From the Sahel to the Syrian plains and the small, quiet Parisian street that’s home to the Charlie Hebdo headquarters, it’s the same barbaric front that is defying who we are. Our freedom annoys these Islamist fanatics. Charb, Cabu, Wolinski and Tignous’ pencils trouble them, their drawings haunt their poor minds, they can’t bear our laughter. They are against life, and hate what they see in the West. It’s no surprise that these jihadists wanted to strike in the heart of the country of Enlightenment.
Islamism is an intellectual void. Everywhere it spreads, it attacks knowledge, forbidding millions of girls from going to school every year, while recruiting boys in madrasas. Whether they are called the Taliban or ISIS, there is one clear way to recognize these barbarians: They abhor those who make good use of a pen. Words, freedom of speech, that exhilarating joy of making fun of something, this freedom, also, of saying whatever we want just because we feel like it, it repulses them.
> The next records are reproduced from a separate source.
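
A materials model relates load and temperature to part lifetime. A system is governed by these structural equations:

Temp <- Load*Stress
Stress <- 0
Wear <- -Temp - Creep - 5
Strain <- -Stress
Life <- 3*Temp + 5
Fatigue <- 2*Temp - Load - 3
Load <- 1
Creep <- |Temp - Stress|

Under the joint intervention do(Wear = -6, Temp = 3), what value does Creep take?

Setting Wear = -6, Temp = 3 by intervention discards those variables' equations.
Creep = |Temp - Stress|  [with Temp=3, Stress=0]  = 3

3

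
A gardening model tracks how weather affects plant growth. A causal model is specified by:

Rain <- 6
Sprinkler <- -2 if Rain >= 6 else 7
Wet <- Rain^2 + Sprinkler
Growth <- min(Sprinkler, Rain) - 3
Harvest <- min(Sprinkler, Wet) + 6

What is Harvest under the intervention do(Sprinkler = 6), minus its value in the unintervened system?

8

do(Sprinkler=6) replaces the equation Sprinkler <- -2 if Rain >= 6 else 7 with the constant Sprinkler = 6.
Wet = Rain^2 + Sprinkler  [with Rain=6, Sprinkler=6]  = 42
Harvest = min(Sprinkler, Wet) + 6  [with Sprinkler=6, Wet=42]  = 12
Without intervention: Sprinkler = -2 if Rain >= 6 else 7  [with Rain=6]  = -2; Wet = Rain^2 + Sprinkler  [with Rain=6, Sprinkler=-2]  = 34; Harvest = min(Sprinkler, Wet) + 6  [with Sprinkler=-2, Wet=34]  = 4.
Change = 12 − 4 = 8.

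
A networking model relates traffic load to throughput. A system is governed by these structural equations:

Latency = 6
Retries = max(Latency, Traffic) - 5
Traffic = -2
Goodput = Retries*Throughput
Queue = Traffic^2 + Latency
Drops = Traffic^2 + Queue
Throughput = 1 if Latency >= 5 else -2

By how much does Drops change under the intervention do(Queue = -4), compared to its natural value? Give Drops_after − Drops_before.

The intervention breaks the incoming arrows to Queue: Queue = Traffic^2 + Latency no longer applies, and Queue = -4.
Drops = Traffic^2 + Queue  [with Traffic=-2, Queue=-4]  = 0
Without intervention: Queue = Traffic^2 + Latency  [with Traffic=-2, Latency=6]  = 10; Drops = Traffic^2 + Queue  [with Traffic=-2, Queue=10]  = 14.
Change = 0 − 14 = -14.

-14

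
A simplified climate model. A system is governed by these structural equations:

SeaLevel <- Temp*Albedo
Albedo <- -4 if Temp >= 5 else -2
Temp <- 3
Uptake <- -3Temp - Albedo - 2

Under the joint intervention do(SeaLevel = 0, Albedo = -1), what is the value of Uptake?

-10

The joint intervention fixes SeaLevel = 0, Albedo = -1, removing each variable's own equation.
Uptake = -3Temp - Albedo - 2  [with Temp=3, Albedo=-1]  = -10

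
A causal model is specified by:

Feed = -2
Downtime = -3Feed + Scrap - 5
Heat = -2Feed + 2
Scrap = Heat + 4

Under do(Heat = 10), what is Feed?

Under do(Heat=10), the mechanism Heat = -2Feed + 2 is discarded; Heat is fixed at 10.
Feed is not downstream of the intervention, so its value is determined by the original equations.

-2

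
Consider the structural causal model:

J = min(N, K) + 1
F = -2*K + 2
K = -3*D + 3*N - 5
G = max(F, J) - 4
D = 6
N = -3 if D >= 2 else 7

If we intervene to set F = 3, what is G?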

They can’t even understand it. They draw their dark veil over knowledge, progress, the spirit of Voltaire, this master of satire and caricature. They want to imprison us inside their void. They will fail, but after how much grief, pain, irreparable loss!
No negotiation
This attack against our colleagues is clearly not the act of a few desperate individuals. It was carefully planned, and the arsenal used suggests it was very well organized. All indications are that it was designed to undermine French society to its very core, at a time when it is fragile. The attack is intended to push our different communities to rise up against each other.
Faced with this barbaric cowardice, there will be no surrender. The fight against obscurantism has of course been unfolding outside our borders, against ISIS, Boko Haram and all the gruesome organizations of the same ilk around the world.
But it also plays out here at home, through the reaffirmation of our republic’s principles, without which no national community can stand. We must reaffirm the principle of secularism, a founding and singular value of the French identity against which the Islamists have been carrying out a true crusade. We must not give anything away on diversity, a non-negotiable principle to which certain minds from the dark ages object, finding here and there pretexts to slyly separate genders or hide women’s faces.
Nothing, lastly, must hinder our freedom of thought. We earned it by dint of fights that forged this country. We know the values we have inherited and what we must do so that the test we are facing can actually make the nation stronger, more united. It’s the least France owes to its new martyrs.